Pacific Security Snapshot | 31 August 2023
The security stories shaping the region
- ➣ Joint Heads of Pacific Security Meeting in Palau
- ➣ Melanesian Spearhead Group Leaders’ Summit in Vanuatu
- ➣ Cook Islands launches National Security Policy
- ➣ Aotearoa New Zealand releases National Security Strategy
- ➣ Japan begins release of treated nuclear wastewater into Pacific Ocean
The 5th Joint Heads of Pacific Security (JHoPS) meeting took place in Palau this month. Leaders in law enforcement, national security and military from across the Pacific met in Koror, along with representatives from regional security organisations including APSC Director Dave Peebles. The purpose of the annual meeting is to strengthen security relationships between partner nations and enhance information sharing and interoperability in the Pacific.
Leaders participated in tabletop exercises for the first time at a JHoPS meeting. These exercises promote open and respectful dialogue towards collaborative Pacific solutions to regional challenges, helping members identify ways to improve cooperation and information sharing in realistic scenarios.
The JHoPS joint communique outlines how JHoPs will address security challenges in the Pacific by focusing on cooperation and coordination between regional security agencies. Members agreed to establish an intersessional working group to deepen relationships between JHoPS members.
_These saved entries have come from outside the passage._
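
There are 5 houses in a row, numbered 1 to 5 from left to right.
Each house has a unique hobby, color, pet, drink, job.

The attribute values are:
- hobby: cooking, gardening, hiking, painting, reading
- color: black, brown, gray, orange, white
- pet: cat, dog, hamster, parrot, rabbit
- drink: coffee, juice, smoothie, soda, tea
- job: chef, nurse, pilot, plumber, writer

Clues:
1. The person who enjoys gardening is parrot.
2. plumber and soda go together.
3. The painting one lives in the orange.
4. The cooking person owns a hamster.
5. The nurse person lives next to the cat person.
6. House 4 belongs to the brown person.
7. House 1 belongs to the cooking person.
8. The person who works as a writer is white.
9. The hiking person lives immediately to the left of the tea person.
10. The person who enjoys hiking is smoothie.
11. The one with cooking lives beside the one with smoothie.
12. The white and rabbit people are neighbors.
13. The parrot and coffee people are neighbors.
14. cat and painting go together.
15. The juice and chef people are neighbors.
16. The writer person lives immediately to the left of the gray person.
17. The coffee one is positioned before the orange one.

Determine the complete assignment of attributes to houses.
Solution:

House | Hobby | Color | Pet | Drink | Job
-----------------------------------------
  1   | cooking | white | hamster | juice | writer
  2   | hiking | gray | rabbit | smoothie | chef
  3   | gardening | black | parrot | tea | pilot
  4   | reading | brown | dog | coffee | nurse
  5   | painting | orange | cat | soda | plumber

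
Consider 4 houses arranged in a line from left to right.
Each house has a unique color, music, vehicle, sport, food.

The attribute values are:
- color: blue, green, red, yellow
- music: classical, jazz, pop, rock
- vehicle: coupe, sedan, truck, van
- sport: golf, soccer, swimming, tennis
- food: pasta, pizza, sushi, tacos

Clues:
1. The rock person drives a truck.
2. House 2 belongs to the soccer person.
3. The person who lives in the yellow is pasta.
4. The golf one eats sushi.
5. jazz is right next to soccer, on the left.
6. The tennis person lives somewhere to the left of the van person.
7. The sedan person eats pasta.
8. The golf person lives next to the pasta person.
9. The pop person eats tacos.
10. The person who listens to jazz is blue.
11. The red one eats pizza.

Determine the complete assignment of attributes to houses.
Solution:

House | Color | Music | Vehicle | Sport | Food
----------------------------------------------
  1   | blue | jazz | coupe | golf | sushi
  2   | yellow | classical | sedan | soccer | pasta
  3   | red | rock | truck | tennis | pizza
  4   | green | pop | van | swimming | tacos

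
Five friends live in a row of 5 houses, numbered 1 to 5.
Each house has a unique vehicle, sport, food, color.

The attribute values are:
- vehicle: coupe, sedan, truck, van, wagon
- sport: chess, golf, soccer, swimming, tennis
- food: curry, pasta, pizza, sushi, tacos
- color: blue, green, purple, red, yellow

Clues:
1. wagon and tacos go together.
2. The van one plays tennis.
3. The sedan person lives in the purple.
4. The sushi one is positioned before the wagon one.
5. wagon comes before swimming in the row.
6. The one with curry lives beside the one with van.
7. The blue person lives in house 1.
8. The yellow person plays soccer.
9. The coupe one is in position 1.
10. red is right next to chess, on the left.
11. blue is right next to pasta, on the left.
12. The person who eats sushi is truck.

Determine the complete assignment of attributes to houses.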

This group will work towards a prospective regional treaty framework dedicated to security agencies’ collective ability to respond to security challenges, along with a memorandum to clarify the JHoPS mandate, mission and governance framework ahead of next year’s meeting in Papua New Guinea (PNG).
In Vanuatu, leaders gathered for the 22nd Melanesian Spearhead Group (MSG) Leaders’ Summit. The meeting of leaders from Solomon Islands, Fiji, PNG, the Kanak Socialist National Liberation Front (FLNKS) of New Caledonia and Vanuatu has been described as the “most memorable and successful” summit by MSG Chair and Vanuatu Prime Minister Ishmael Kalsakau. Leaders did not reach consensus on the United Liberation Movement for West Papua (ULMWP) bid for full membership of the MSG, however the summit communique urged the Pacific Islands Forum (PIF) to conduct a mission to West Papua and West Papuan provinces. The communique further noted that consultations will take place regarding a MSG Security Force as part of the sub-regional group’s security strategy, and celebrated the MSG’s adoption of the Efate Declaration on security and the Undaune Declaration on climate change.
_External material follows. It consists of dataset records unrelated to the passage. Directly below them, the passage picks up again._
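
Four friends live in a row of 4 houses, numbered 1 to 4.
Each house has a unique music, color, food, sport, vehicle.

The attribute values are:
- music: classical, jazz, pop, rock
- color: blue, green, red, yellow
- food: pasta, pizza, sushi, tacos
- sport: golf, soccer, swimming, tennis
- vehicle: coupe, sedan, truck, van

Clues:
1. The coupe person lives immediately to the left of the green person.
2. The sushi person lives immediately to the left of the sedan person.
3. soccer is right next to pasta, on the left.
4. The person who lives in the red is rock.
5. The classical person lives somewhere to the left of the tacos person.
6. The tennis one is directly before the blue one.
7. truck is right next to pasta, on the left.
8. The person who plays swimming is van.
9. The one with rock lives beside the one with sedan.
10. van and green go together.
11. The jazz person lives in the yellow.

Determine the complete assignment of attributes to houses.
Solution:

House | Music | Color | Food | Sport | Vehicle
----------------------------------------------
  1   | rock | red | sushi | soccer | truck
  2   | jazz | yellow | pasta | tennis | sedan
  3   | classical | blue | pizza | golf | coupe
  4   | pop | green | tacos | swimming | van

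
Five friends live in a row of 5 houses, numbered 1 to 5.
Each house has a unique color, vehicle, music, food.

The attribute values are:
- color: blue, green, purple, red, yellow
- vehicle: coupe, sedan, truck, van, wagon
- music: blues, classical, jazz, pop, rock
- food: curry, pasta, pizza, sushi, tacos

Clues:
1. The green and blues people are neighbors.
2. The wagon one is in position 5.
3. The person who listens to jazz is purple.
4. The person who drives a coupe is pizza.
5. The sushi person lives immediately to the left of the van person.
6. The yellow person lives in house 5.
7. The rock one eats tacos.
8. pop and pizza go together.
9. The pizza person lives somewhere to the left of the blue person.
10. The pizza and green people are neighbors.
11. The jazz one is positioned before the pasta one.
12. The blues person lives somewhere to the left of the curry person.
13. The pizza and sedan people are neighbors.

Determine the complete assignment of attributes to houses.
Solution:

House | Color | Vehicle | Music | Food
--------------------------------------
  1   | red | coupe | pop | pizza
  2   | green | sedan | rock | tacos
  3   | blue | truck | blues | sushi
  4   | purple | van | jazz | curry
  5   | yellow | wagon | classical | pasta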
The Efate Declaration emphasises respect for sovereignty, adherence to the Non-Aligned Movement and a ‘friends to all and enemies to none’ approach to security. Members acknowledge the impact of “major power tensions” in the region and express concern towards the “geopolitical posturing for influence in our region.” The declaration concludes with the reaffirmation of climate change and environmental degradation as the existential threat to Melanesia, which is supported by the focus of the Undaune Declaration. The declaration outlines the position of the MSG on a range of environmental security issues in the region. This stance is reflected in the endorsement of a Non-Proliferation Treaty on Fossil Fuel, observation of the release of treated nuclear wastewater by Japan with ‘deep concern’ and acknowledgement of the prospects and implications of seabed mining in the Pacific Ocean.
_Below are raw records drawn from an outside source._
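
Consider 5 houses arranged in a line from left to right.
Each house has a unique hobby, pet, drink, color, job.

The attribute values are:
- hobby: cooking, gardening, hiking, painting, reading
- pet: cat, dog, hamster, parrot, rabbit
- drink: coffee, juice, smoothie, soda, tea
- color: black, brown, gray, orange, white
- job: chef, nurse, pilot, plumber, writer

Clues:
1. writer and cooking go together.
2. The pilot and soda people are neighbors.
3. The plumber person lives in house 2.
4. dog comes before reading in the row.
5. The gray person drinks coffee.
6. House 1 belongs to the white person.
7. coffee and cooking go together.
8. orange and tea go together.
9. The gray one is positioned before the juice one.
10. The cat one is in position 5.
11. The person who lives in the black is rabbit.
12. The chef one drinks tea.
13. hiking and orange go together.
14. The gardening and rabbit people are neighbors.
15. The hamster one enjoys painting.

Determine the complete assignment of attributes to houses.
Solution:

House | Hobby | Pet | Drink | Color | Job
-----------------------------------------
  1   | gardening | dog | smoothie | white | pilot
  2   | reading | rabbit | soda | black | plumber
  3   | cooking | parrot | coffee | gray | writer
  4   | painting | hamster | juice | brown | nurse
  5   | hiking | cat | tea | orange | chef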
Cook Islands launched its first national security strategy at the Regional Workshop on National Security Strategies in Raratonga. The Cook Islands National Security Policy 2023-2026 outlines the threats Cook Islands faces in a complex security environment and national initiatives to address them. It provides a clear pathway to continue building resilience and secure a future of happiness, safety and wellbeing for Cook Islands people. APSC are honoured to support the Cook Islands government in the development and launch of this inaugural policy and will continue to work with Cook Islands through the co-development of a performance framework and action plan.
Aotearoa New Zealand has released its National Security Strategy: Secure Together Tō Tātou Korowai Manaaki. The strategy outlines Aotearoa New Zealand’s security vision, outlook and interests. The priorities of the strategy include early action to prevent security threats and build resilience; working together across New Zealand society and with international partners; and leading an integrated system approach. Pacific Resilience and Security is one of the twelve core issues outlined in the strategy, recognising that Aotearoa New Zealand’s national security rests on a secure, stable and resilient Pacific. The strategy reaffirms Aotearoa New Zealand’s commitment to the 2018 Boe Declaration on Regional Security, the 2050 Strategy for the Blue Continent and working towards Pacific-led solutions to shared challenges.
Japan has begun its controlled release of treated nuclear wastewater into the Pacific Ocean. The decision is supported by leaders from Fiji, Palau, Cook Islands, PNG and Federated States of Micronesia. However, other Forum Members including Niue and Tuvalu voice ongoing concern, and PIF Secretary-General Henry Puna has noted he regrets that the process has begun before the Forum scientific team has verified it is safe to do so. Days following the release, Japan’s environment ministry have confirmed that seawater tests have detected no radioactivity in the area where the water is being released.